В соседнем кубрике дневалил другой молодой машинист, Бушуев. Он выглядел щеголем в аккуратно пригнанном обмундировании с медалью «За боевые заслуги». Игнатову образцовый вид кубрика и ловкий рапорт Бушуева должны были вернуть хорошее настроение. Он подумал, что не все молодые плохо усвоили дисциплину и требования службы, но почему-то от этого не стало легче. Чем-то ловкость Бушуева не понравилась ему еще больше, чем распущенность наказанного сейчас дневального. Он сам не мог понять, чем же именно. Следовало несколькими словами поощрить матроса, а Игнатов, скользнув взглядом по лицу Бушуева и молча кивнув головой, пошел к выходу.

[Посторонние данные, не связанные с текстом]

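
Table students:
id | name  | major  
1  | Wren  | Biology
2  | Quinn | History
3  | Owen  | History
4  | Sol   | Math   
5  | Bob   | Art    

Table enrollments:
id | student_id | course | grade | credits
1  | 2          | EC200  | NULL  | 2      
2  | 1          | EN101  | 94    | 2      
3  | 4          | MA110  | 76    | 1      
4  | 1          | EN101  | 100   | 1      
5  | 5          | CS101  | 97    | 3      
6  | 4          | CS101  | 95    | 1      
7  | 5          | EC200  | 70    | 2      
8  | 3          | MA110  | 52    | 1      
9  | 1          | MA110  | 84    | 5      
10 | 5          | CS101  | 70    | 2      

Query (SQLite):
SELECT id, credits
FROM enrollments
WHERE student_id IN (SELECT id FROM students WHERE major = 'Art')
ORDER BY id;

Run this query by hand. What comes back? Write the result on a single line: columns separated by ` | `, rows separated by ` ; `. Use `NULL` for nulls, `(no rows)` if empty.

Inner query: students.id where major = 'Art'.
Outer: keep enrollments rows whose student_id is in that set.
Inner query → {5}

5 | 3 ; 7 | 2 ; 10 | 2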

На палубе Игнатову показалось, что он был слишком сух с Бушуевым. «Несправедливо! Тем более парень уже отличился в расчете Ковалева», — сказал он себе, повернулся было, чтобы позвать дневального, но не сделал этого и поспешно занялся другим делом.
Потом Игнатову пришлось мирить двух офицеров. Инженер-электрик хотел выключить линию боевого питания и заняться проверкой кабелей. А артиллерист решительно возражал, потому что торопился с тренировкой главного калибра для стрельбы в присутствии флагманского артиллериста. Игнатов знал, что, хотя оба офицера по-своему правы, надо найти решение, верное для корабля в целом. Он предложил выключить линию на несколько часов, чтобы с пятнадцати артиллерист мог начать свое учение. Но тогда оба офицера сказали, что на двух стульях нельзя сидеть разом и такое решение не позволит ни одному из них выполнить план дня.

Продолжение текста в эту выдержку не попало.